Québec — Encore plusieurs façons de gonfler les notes des élèves et le taux de réussite

Malgré une récente directive de Québec, il existe encore de nombreuses « failles » dans les règles en place qui permettent de manipuler les notes des élèves, dénonce la Fédération autonome de l’enseignement, qui presse le ministre de l’Éducation d’aller plus loin.

Dans un document obtenu par Le Journal, la Fédération recense plusieurs « voies de contournement » qui permettent aux commissions scolaires ou aux directions d’école d’intervenir dans l’évaluation des élèves ou de créer une « illusion de réussite », affirme sa vice-présidente, Nathalie Morel.

En avril, le ministre de l’Éducation, Jean-François Roberge, a annoncé qu’il mettait fin au « gonflement de notes » par son ministère, qui n’accordera plus automatiquement la note de passage de 60 % aux élèves qui ont obtenu 58 % ou 59 % lors des examens ministériels de fin d’année.

Or cette mesure ne permet de régler qu’« une infime petite partie » du problème, selon Mme Morel. « C’est grandement insatisfaisant », lance-t-elle.

Rien ne certifie d’abord que les commissions scolaires qui procèdent au même « gonflement » de notes suivront l’exemple de Québec, souligne la FAE.


Par ailleurs, il existe toujours des notes plancher pour des élèves en échec dans plusieurs écoles, c’est-à-dire qu’il est impossible d’inscrire un résultat inférieur à 40 % ou 45 % au bulletin, selon les paramètres établis dans le logiciel de gestion des résultats scolaires.

« Pratique courante »

Il est aussi fréquent que des élèves qui n’obtiennent pas la note de passage dans un cours soient promus au niveau suivant, indique Mme Morel.

Un élève de troisième secondaire qui échoue en sciences peut très bien se retrouver l’année suivante dans un cours de sciences de quatrième secondaire, alors que le régime pédagogique prévoit plutôt qu’il faut avoir réussi chaque matière avant de passer au niveau suivant.

La pratique est répandue dans la grande majorité des écoles secondaires qui justifient souvent cette pratique par des problèmes d’organisation scolaire, selon la FAE.

La Fédération réclame par ailleurs plus de transparence dans les pratiques de conversion et de modération des notes faites par le ministère lors des épreuves de fin d’année.
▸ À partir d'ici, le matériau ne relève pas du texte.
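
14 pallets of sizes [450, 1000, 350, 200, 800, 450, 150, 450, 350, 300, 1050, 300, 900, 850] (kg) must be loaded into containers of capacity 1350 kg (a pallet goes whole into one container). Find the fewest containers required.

Total = 1050 + 1000 + 900 + 850 + 800 + 450 + 450 + 450 + 350 + 350 + 300 + 300 + 200 + 150 = 7600 kg.
Lower bound: ⌈7600/1350⌉ = 6 containers.
A packing using 6 containers:
  container 1: 1050 + 300 = 1350
  container 2: 1000 + 350 = 1350
  container 3: 900 + 450 = 1350
  container 4: 850 + 450 = 1300
  container 5: 800 + 450 = 1250
  container 6: 350 + 300 + 200 + 150 = 1000
This matches the lower bound, so 6 is optimal.

6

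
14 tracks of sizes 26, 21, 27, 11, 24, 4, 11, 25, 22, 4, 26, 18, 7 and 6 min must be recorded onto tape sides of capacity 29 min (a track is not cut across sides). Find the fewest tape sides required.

9

Total = 27 + 26 + 26 + 25 + 24 + 22 + 21 + 18 + 11 + 11 + 7 + 6 + 4 + 4 = 232 min.
Lower bound: ⌈232/29⌉ = 8 tape sides.
A packing using 9 tape sides:
  side 1: 27 = 27
  side 2: 26 = 26
  side 3: 26 = 26
  side 4: 25 + 4 = 29
  side 5: 24 + 4 = 28
  side 6: 22 + 7 = 29
  side 7: 21 + 6 = 27
  side 8: 18 + 11 = 29
  side 9: 11 = 11
No arrangement into 8 tape sides stays within capacity, so 9 is optimal.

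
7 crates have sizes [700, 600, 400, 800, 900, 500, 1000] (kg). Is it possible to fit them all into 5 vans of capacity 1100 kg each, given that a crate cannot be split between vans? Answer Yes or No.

A valid assignment using 5 vans:
  van 1: 1000 = 1000
  van 2: 900 = 900
  van 3: 800 = 800
  van 4: 700 + 400 = 1100
  van 5: 600 + 500 = 1100
Every load is within 1100 kg, so 5 vans suffice.

Yes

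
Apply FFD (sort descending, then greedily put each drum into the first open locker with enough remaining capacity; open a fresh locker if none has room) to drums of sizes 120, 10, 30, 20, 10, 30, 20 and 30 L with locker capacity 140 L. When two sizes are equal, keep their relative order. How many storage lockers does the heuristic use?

2

Sorted descending: 120, 30, 30, 30, 20, 20, 10, 10.
  120 → locker 1 (new)  [load 120/140]
  30 → locker 2 (new)  [load 30/140]
  30 → locker 2  [load 60/140]
  30 → locker 2  [load 90/140]
  20 → locker 1  [load 140/140]
  20 → locker 2  [load 110/140]
  10 → locker 2  [load 120/140]
  10 → locker 2  [load 130/140]
2 storage lockers opened.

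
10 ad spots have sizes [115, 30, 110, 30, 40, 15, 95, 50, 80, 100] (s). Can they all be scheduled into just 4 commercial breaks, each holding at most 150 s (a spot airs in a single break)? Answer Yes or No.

Total = 665 s; ⌈665/150⌉ = 5.
At least 5 commercial breaks are required, but only 4 are allowed.

No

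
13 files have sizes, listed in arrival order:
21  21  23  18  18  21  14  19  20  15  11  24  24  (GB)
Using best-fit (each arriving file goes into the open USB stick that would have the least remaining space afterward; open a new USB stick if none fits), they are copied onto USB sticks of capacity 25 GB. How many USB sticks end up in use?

  21 → USB stick 1 (new)  [load 21/25]
  21 → USB stick 2 (new)  [load 21/25]
  23 → USB stick 3 (new)  [load 23/25]
  18 → USB stick 4 (new)  [load 18/25]
  18 → USB stick 5 (new)  [load 18/25]
  21 → USB stick 6 (new)  [load 21/25]
  14 → USB stick 7 (new)  [load 14/25]
  19 → USB stick 8 (new)  [load 19/25]
  20 → USB stick 9 (new)  [load 20/25]
  15 → USB stick 10 (new)  [load 15/25]
  11 → USB stick 7  [load 25/25]
  24 → USB stick 11 (new)  [load 24/25]
  24 → USB stick 12 (new)  [load 24/25]
12 USB sticks opened.

12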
Ces deux traitements statistiques ont pour effet de modifier la note de l’élève à l’examen final, mais aussi celle obtenue tout au long de l’année scolaire.

« Pour nous, toutes les formes de manipulations de notes sont injustes et ça vient miner la qualité de notre système d’éducation. C’est très troublant », affirme Mme Morel.